Um estudo aponta que o rio São Francisco nasce em Medeiros, não em São Roque de Minas, como sempre se acreditou. Se for verdade, não será o primeiro golpe na auto-estima da cidade mineira de 6.000 habitantes, que só sobreviveu graças à ação de João Carlos Leite, 40.
A tiros, fazendeiros foram expulsos de lá em 1972 para a construção do parque nacional da serra da Canastra. Em 1991, o Banco Central liquidou a Minas Caixa, e o local ficou sem banco, financeiramente dependente da vizinha Piumhi. A cidade teve decréscimo populacional dos anos 60 aos 90.
Dono de loja de insumos agrícolas, João sentia a fuga no bolso. Formou um grupo para pedir ajuda ao prefeito e convencer algum banco a montar um posto.

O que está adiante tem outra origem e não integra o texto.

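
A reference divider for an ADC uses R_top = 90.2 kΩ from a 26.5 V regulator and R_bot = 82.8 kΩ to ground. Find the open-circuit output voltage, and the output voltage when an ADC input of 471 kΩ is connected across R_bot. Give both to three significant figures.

Unloaded: 12.7 V; loaded: 11.6 V

Open-circuit: V = 26.5 × 82.8/(90.2 + 82.8) = 12.7 V.
With the load, R_bot becomes R_bot‖R_L = 70.42 kΩ, so V = 26.5 × 70.42/160.6 = 11.6 V.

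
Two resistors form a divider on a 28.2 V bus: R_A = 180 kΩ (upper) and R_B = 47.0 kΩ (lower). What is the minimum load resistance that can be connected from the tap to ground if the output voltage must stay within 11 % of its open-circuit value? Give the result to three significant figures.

R_L(min) ≈ 302 kΩ

Output resistance R_th = R_A‖R_B = (180 × 47.0)/227.0 = 37.27 kΩ.
The fractional drop is R_th/(R_th + R_L); requiring this ≤ 0.110 gives R_L ≥ R_th(1/0.110 − 1) = 37.27 × 8.091 = 302 kΩ.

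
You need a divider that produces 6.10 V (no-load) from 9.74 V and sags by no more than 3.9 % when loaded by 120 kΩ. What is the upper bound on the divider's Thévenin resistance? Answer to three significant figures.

R_th ≤ 4.87 kΩ

Loading drop = R_th/(R_th + R_L) ≤ 0.0390, so R_th ≤ R_L · ε/(1−ε) = 120 kΩ × 0.0390/0.9610 = 4.87 kΩ.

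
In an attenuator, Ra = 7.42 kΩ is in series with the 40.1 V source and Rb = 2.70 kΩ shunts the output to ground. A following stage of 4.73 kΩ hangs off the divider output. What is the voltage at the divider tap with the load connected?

The load sits in parallel with Rb: Rb‖R_L = (2.70 × 4.73) / (2.70 + 4.73) = 1.719 kΩ.
V_out = 40.1 × 1.719 / (7.42 + 1.719) = 40.1 × 1.719/9.139 = 7.54 V.

V_out ≈ 7.54 V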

Ouviu "não" até do Banco do Brasil.
"Ninguém quis [vir], e isso doía." Corajoso, descobriu uma solução caseira: "Fomos ver a cooperativa de crédito que ia abrir em Alpinópolis". A idéia foi "importada" e, em um mês, o mecânico da cidade virou o gerente, e o dono do boteco, o contador.
Só João tinha diploma universitário, e foi eleito presidente do Sicoob Saromcredi. Sicoob significa Sistema de Cooperativas de Crédito do Brasil, e Saromcredi mescla as letras da cidade com a palavra crédito. O objetivo era oferecer o mínimo do serviço bancário.
A prefeitura deu energia, telefone e um espaço de 24 m2. Hoje, a entidade constrói sua terceira sede, de 1.400 m2.
Ao assumir o papel de banco, João fez com que 800 aposentados ficassem e gastassem ali. "Quando receberam pela primeira vez, choraram, abraçaram, trouxeram frango e doces." Todos passaram a usar a cooperativa -continuam fiéis, mesmo com o Banco Postal e as funções bancárias da lotérica.
No primeiro ano, o caixa fechou com US$ 1.000. Em 14 anos, o patrimônio foi a R$ 4 milhões (US$ 1,7 milhão), e fechará 2005 com R$ 20 milhões em crédito concedido em várias áreas, além da rural. O PIB (Produto Interno Bruto) local cresceu 8,74% ao ano.
O crescimento populacional, em 2002, foi de 227 pessoas. É gente como Antônio Miranda, 42, que deixou a cidade e voltou em 2004 para gerenciar silos construídos com apoio da cooperativa. Outros dois silos serão feitos.
Graças a João, o café da região chegou à BM&F (Bolsa de Mercadorias & Futuros). Graças a ele, um provedor próprio de internet conectou 135 pessoas à rede e hoje vende conexão. Graças a suas idéias, nasceu o Instituto Ellos, que educa 120 filhos de cooperados. Anajá Arantes, 15, que estuda no Ellos, conta que é mais cobrada do que no colégio estadual. Ela não vai sair da cidade porque, em 2006, o Ellos terá o ensino médio.
A palavra para João é inconformismo. É esse o sentimento que o move e que não o deixa sossegar. Ele não sabe por quanto tempo será o cabeça do Saromcredi. O sucessor, ele já escolheu: Bruno Oliveira Faria, 25, que, tímido, diz que tem "muito a aprender".
Se depender da população, a transição demora. Andando na rua, um homem aborda João. Diz que o prefeito não deu ouvidos ao pedido de asfaltar a rua. "Dê uma força para nós", pede o sujeito. O carisma de João é grande, mas ele não quer saber de carreira política. "E deixar de administrar dinheiro para administrar dívida?"